Hari ini, menjadi santri bukan semata-mata berarti tinggal di pesantren. Santri adalah karakter jiwa yang kuat, akhlak yang luhur, semangat belajar yang tinggi, dan keberanian untuk memperjuangkan kebenaran. Siapa saja bisa menjadi santri selama ia membawa nilai-nilai keikhlasan, kesungguhan, dan pengabdian kepada masyarakat.


Santri sejati adalah agen perubahan (agent of change) yang menghadirkan solusi, bukan sekadar mengkritik. Santri tidak cukup hanya aktif di ruang ibadah, tapi juga harus hadir di ruang-ruang publik: dalam diskusi, karya, dan pengaruh nyata di tengah masyarakat. Zaman ini tak ramah bagi yang pasif. Maka, santri harus cerdas, adaptif, dan kontributif karena santri yang stagnan berarti mengkhianati semangat perjuangan yang diwariskan para pendahulu.


Pesantren: Taman Ilmu dan Tempat Tumbuhnya Karakter


 

Sebagai tempat pembentukan santri, pesantren pun harus terus berbenah. Ia tidak boleh hanya fokus pada transfer ilmu agama, tapi juga pada pembentukan manusia seutuhnya: yang cerdas spiritual, stabil emosional, dan kuat intelektual.

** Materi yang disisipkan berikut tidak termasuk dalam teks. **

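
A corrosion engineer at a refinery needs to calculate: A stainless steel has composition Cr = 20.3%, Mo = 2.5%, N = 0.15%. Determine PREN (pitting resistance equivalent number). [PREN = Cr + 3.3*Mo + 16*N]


Apply the PREN formula: PREN = Cr + 3.3*Mo + 16*N
PREN = 20.3 + 3.3*2.5 + 16*0.15
PREN = 20.3 + 8.25 + 2.4 = 30.95

30.95


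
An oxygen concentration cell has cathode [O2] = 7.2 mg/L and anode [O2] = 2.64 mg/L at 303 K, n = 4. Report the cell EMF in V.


Apply the Nernst concentration-cell relation: E = (RT/nF)*ln(C_cathode/C_anode)
RT/nF = 8.314*303/(4*96485) = 0.00652729 V
ln(7.2/2.64) = 1.0033
E = 0.00652729 * 1.0033 = 0.00655 V

0.00655 V


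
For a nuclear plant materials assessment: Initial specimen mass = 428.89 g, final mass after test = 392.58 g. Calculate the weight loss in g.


Weight loss = initial − final
WL = 428.89 − 392.58 = 36.31 g

36.31 g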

Kita tidak menginginkan pesantren yang hanya mencetak lulusan pandai bicara dalil, tapi gagal menjaga akhlak. Simbol-simbol keagamaan tak boleh dijadikan tameng untuk membenarkan perilaku menyimpang. Santri sejati adalah pribadi yang jujur, bertanggung jawab, rendah hati, dan peduli. Santri adalah teladan moral di tengah masyarakat, bukan justru penyebab kegaduhan yang dibungkus atas nama agama.

 

Mengawal Indonesia Menuju Peradaban Dunia

 

Tema Hari Santri 2025, “Mengawal Indonesia Merdeka Menuju Peradaban Dunia”, bukan sekadar slogan seremonial. Ini adalah pesan yang dalam: bahwa peran santri tidak berhenti di balik tembok pesantren. Santri harus menjadi pelopor perubahan, penjaga nilai, sekaligus penggerak peradaban yang membawa Indonesia melangkah lebih jauh di tengah kompetisi global.

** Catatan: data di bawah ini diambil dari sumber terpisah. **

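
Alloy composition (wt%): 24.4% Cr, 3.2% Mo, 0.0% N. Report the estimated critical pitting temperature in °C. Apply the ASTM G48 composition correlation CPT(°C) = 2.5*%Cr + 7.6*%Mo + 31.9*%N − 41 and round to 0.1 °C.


Apply the ASTM G48 empirical CPT estimate: CPT(°C) = 2.5*%Cr + 7.6*%Mo + 31.9*%N − 41
2.5*24.4 = 61; 7.6*3.2 = 24.32; 31.9*0.0 = 0
CPT = 61 + 24.32 + 0 − 41 = 44.32 °C
Rounded to 0.1 °C: CPT ≈ 44.3 °C

44.3 °C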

Dulu, santri mengangkat bambu runcing dan kitab suci. Hari ini, santri harus mengangkat pena, pemikiran kritis, dan karya nyata. Santri tidak boleh tertinggal oleh zaman mereka harus jadi pembentuk zaman. Santri harus hadir sebagai duta nilai-nilai Islam rahmatan lil ‘alamin yang membawa wajah Islam dan Indonesia yang damai, inklusif, dan berkemajuan.

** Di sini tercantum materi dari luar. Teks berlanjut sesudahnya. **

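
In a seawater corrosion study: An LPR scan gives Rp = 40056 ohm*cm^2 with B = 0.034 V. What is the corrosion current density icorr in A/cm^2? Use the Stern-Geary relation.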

Resolusi Jihad adalah api perjuangan yang tidak padam oleh waktu. Ia adalah warisan semangat yang melintasi generasi. Tugas kita hari ini adalah menjaga nyalanya agar terus menyala dengan ilmu, akhlak, dan kontribusi nyata.


Jadilah santri yang tidak hanya pandai bicara, tetapi juga mampu bekerja. Jadilah santri yang tidak hanya cerdas secara intelektual, tetapi juga peka secara sosial. Santri yang membanggakan pesantrennya, umatnya, dan bangsanya. Santri yang menjadi bagian dari solusi, bukan bagian dari masalah.


Selamat Hari Santri 22 Oktober 2025.
Teruslah belajar, teruslah mengabdi, dan teruslah menjadi cahaya peradaban.